In Iran, thousands of protesters defied a ban on demonstrations and marched in Tehran on Thursday. Security forces fired tear gas and charged the protesters with batons. The protest came on the tenth anniversary of a student uprising at Tehran University.
Meanwhile, Canada has summoned Iran’s top diplomat in Ottawa to demand the release of an Iranian Canadian journalist being detained by Iranian authorities. Maziar Bahari has been held for three weeks. He is a reporter for Newsweek.
In Iraq, the US military has unexpectedly released five Iranians after holding them for two-and-a-half years. After their release, the men personally met with Iraqi Prime Minister Nouri Kamal al-Maliki before being handed over to the Iranian embassy. The US had accused the men of orchestrating deadly attacks in Iraq.
The United Nations has launched a project to remove half-a-million tons of concrete rubble from Gaza Strip districts bombed and bulldozed by Israeli forces. Jens-Anders Toyberg-Frandzen of the United Nations Development Program said the residents of Gaza face an uphill battle in their attempt to rebuild from the war.
Jens-Anders Toyberg-Frandzen: “Well, at the moment we cannot rebuild. That is, of course, very sad. We don’t have access to cement, we don’t have access to construction material, because of the borders being closed. So we cannot build houses. But what we have to do is we have to remove the rubble before houses can be built, and there is nothing to prevent us from removing the rubble now that we have got the funds available to do so.”
Israel prohibits the import of cement and steel, which Gazans need to rebuild their homes, on the grounds that they could be used for military purposes by Hamas.
In Washington, twenty-seven AIDS activists were arrested inside the Capitol Rotunda Thursday while protesting President Obama’s AIDS policies.

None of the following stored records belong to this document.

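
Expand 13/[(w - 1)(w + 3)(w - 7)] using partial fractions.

Using cover-up method: α = -13/24, β = 13/40, γ = 13/60
Result: (-13/24)/(w - 1) + (13/40)/(w + 3) + (13/60)/(w - 7)


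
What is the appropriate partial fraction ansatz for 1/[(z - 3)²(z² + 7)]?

Repeated linear + quadratic: P/(z - 3) + Q/(z - 3)² + (Rz + S)/(z² + 7)


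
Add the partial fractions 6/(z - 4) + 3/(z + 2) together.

Common denominator (z - 4)(z + 2). Numerator: 6(z + 2) + 3(z - 4) = (6z + 12) + (3z - 12) = 9z
Result: (9z)/[(z - 4)(z + 2)]


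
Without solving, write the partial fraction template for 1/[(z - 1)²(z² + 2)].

Repeated linear + quadratic: A/(z - 1) + B/(z - 1)² + (Cz + D)/(z² + 2)


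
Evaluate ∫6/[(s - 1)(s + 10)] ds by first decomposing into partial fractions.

Decompose: 6/[(s - 1)(s + 10)] = (6/11)/(s - 1) - (6/11)/(s + 10). Integrate each term: (6/11) ln|(s - 1)| - (6/11) ln|(s + 10)| + C


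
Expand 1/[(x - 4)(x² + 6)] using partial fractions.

Cover-up at x = 4: P = 1/(4² + 6) = 1/22. Then Q = -P = -1/22, R = -P·(0 + 4) = -2/11
Result: (1/22)/(x - 4) - ((1/22)x + 2/11)/(x² + 6)


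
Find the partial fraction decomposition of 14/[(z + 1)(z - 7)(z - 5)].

Using cover-up method: A = 7/24, B = 7/8, C = -7/6
Result: (7/24)/(z + 1) + (7/8)/(z - 7) - (7/6)/(z - 5)


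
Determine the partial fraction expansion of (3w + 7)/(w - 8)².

(3w + 7) = A(w - 8) + B. At w = 8: B = 3·8 + 7 = 31. Coeff of w: A = 3
Result: 3/(w - 8) + 31/(w - 8)²


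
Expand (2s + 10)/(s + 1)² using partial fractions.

(2s + 10) = α(s + 1) + β. At s = -1: β = 2·(-1) + 10 = 8. Coeff of s: α = 2
Result: 2/(s + 1) + 8/(s + 1)²


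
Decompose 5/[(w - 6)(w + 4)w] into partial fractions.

Using cover-up method: α = 1/12, β = 1/8, γ = -5/24
Result: (1/12)/(w - 6) + (1/8)/(w + 4) - (5/24)/w


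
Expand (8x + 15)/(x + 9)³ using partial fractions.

(8x + 15) = A(x + 9)² + B(x + 9) + C. At x = -9: C = 8·(-9) + 15 = -57. Coefficients: A = 0, B = 8
Result: 8/(x + 9)² - 57/(x + 9)³


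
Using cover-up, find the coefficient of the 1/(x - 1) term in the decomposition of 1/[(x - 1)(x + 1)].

Cover (x - 1), set x=1: 1/((x + 1) at x=1) = 1/(2) = 1/2


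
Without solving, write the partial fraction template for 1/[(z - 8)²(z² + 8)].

Repeated linear + quadratic: α/(z - 8) + β/(z - 8)² + (γz + δ)/(z² + 8)


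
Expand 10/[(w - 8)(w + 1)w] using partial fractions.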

The activists decried the Obama administration’s failure to lift the federal ban on funding syringe exchange, to fully fund lifesaving global AIDS programs, and to fully fund AIDS housing programs in this year’s budget.
Here in New York, the Democrats have regained control of the State Senate after Pedro Espada returned to the party. Espada set off a standstill five weeks ago when he and another Democrat defected and joined with the Republicans. Under a new leadership arrangement, Espada will become the new majority leader in the Senate.
In political news from Washington, Illinois Senator Roland Burris is expected to announce today that he will not seek election to a full Senate term. Burris was appointed to his seat by former Illinois Governor Rod Blagojevich over initial objections from top Democrats.
Meanwhile, Republican Senator John Ensign of Nevada has disclosed that his parents gave almost $100,000 to a female staffer who was then his mistress and to her family. The disclosure came a day after it was revealed the woman was also paid $25,000 in severance pay.